15/09/2020 11:45 GMT All websites are accessible [INCIDENT FINISHED]
At 11:45 GMT the operations team confirmed that the emergency downgrade procedure worked correctly and all websites are functional.
15/09/2020 11:25 GMT Decision to execute emergency downgrade procedure
At 11:25 GMT the operations team decided to execute emergency downgrade procedure, as the issue was tracked down to post upgrade problem.
15/09/2020 11:05 GMT Monitoring detects malfunctioning sites
Before 11:05 GMT our monitoring system detected the malfunctioning sites. Our operations team started to work on the issue.
15/09/2020 11:00 GMT Some websites became not accessible [INCIDENT STARTED]

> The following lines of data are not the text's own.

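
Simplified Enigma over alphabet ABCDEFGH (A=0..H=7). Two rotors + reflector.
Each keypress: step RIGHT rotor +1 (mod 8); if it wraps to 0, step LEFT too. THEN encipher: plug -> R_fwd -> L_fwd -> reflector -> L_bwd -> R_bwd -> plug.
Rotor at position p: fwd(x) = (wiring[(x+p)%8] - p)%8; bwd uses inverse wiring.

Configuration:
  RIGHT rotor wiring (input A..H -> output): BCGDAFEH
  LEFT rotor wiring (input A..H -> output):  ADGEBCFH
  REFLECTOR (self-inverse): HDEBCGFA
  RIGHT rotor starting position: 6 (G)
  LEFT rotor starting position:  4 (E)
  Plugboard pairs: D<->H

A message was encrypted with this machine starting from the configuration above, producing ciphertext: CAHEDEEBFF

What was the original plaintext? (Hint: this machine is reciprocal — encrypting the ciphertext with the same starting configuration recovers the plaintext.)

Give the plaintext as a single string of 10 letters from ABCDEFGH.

Char 1 ('C'): step: R->7, L=4; C->plug->C->R->D->L->D->refl->B->L'->C->R'->B->plug->B
Char 2 ('A'): step: R->0, L->5 (L advanced); A->plug->A->R->B->L->A->refl->H->L'->G->R'->C->plug->C
Char 3 ('H'): step: R->1, L=5; H->plug->D->R->H->L->E->refl->C->L'->C->R'->C->plug->C
Char 4 ('E'): step: R->2, L=5; E->plug->E->R->C->L->C->refl->E->L'->H->R'->G->plug->G
Char 5 ('D'): step: R->3, L=5; D->plug->H->R->D->L->D->refl->B->L'->F->R'->B->plug->B
Char 6 ('E'): step: R->4, L=5; E->plug->E->R->F->L->B->refl->D->L'->D->R'->D->plug->H
Char 7 ('E'): step: R->5, L=5; E->plug->E->R->F->L->B->refl->D->L'->D->R'->H->plug->D
Char 8 ('B'): step: R->6, L=5; B->plug->B->R->B->L->A->refl->H->L'->G->R'->A->plug->A
Char 9 ('F'): step: R->7, L=5; F->plug->F->R->B->L->A->refl->H->L'->G->R'->G->plug->G
Char 10 ('F'): step: R->0, L->6 (L advanced); F->plug->F->R->F->L->G->refl->F->L'->D->R'->D->plug->H

Answer: BCCGBHDAGH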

Due to upgrade operation on the frontend infrastructure some websites including:
- rapid.space
- status.rapid.space
- handbook.rapid.space
- shop.rapid.space
- slapos.rapid.space
- console.rapid.space
Were not accessible.
Additional information
Reason
The issue happened due to an issue in the new version of our frontend software. Some of deployed setups were incompatible with the new version of the frontend software.
Impact
This kind of issue is not related to existing data loss.
It was impossible for the users to access some websites, also it could lead to some tools not being able to send data to backends served by the frontend infrastructure.
Lessons learnt
Our monitoring correctly detected the problem.

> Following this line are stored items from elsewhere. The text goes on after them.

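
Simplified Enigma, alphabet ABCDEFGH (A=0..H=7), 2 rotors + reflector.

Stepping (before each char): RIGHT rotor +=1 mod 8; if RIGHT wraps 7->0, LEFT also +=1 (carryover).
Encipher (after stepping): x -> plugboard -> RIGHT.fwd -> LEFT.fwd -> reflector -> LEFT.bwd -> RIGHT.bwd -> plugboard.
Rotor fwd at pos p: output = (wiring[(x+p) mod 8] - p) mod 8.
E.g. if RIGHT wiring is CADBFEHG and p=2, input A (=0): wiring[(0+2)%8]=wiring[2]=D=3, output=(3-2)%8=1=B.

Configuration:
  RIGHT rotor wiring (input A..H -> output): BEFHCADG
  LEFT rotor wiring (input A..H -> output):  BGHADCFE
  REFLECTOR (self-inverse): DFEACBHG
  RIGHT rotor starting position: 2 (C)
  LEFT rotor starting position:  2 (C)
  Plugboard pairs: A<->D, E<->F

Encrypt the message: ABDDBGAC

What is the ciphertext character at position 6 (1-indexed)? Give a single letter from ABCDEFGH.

Char 1 ('A'): step: R->3, L=2; A->plug->D->R->A->L->F->refl->B->L'->C->R'->H->plug->H
Char 2 ('B'): step: R->4, L=2; B->plug->B->R->E->L->D->refl->A->L'->D->R'->H->plug->H
Char 3 ('D'): step: R->5, L=2; D->plug->A->R->D->L->A->refl->D->L'->E->R'->D->plug->A
Char 4 ('D'): step: R->6, L=2; D->plug->A->R->F->L->C->refl->E->L'->H->R'->E->plug->F
Char 5 ('B'): step: R->7, L=2; B->plug->B->R->C->L->B->refl->F->L'->A->R'->E->plug->F
Char 6 ('G'): step: R->0, L->3 (L advanced); G->plug->G->R->D->L->C->refl->E->L'->H->R'->D->plug->A

A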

Our emergency downgrade procedure worked correctly and allowed us to put back services online without additional effort.
We are going to improve our procedures, including selecting different times for the upgrades, in order to minimise eventual negative impact of such situation.
We are going to improve our automated test suites to cover this case.
We are planning to improve our frontend infrastructure to do selective upgrade, which will result with even less impact of the users, and will allow us to detect issues on our infrastructure with much less impact.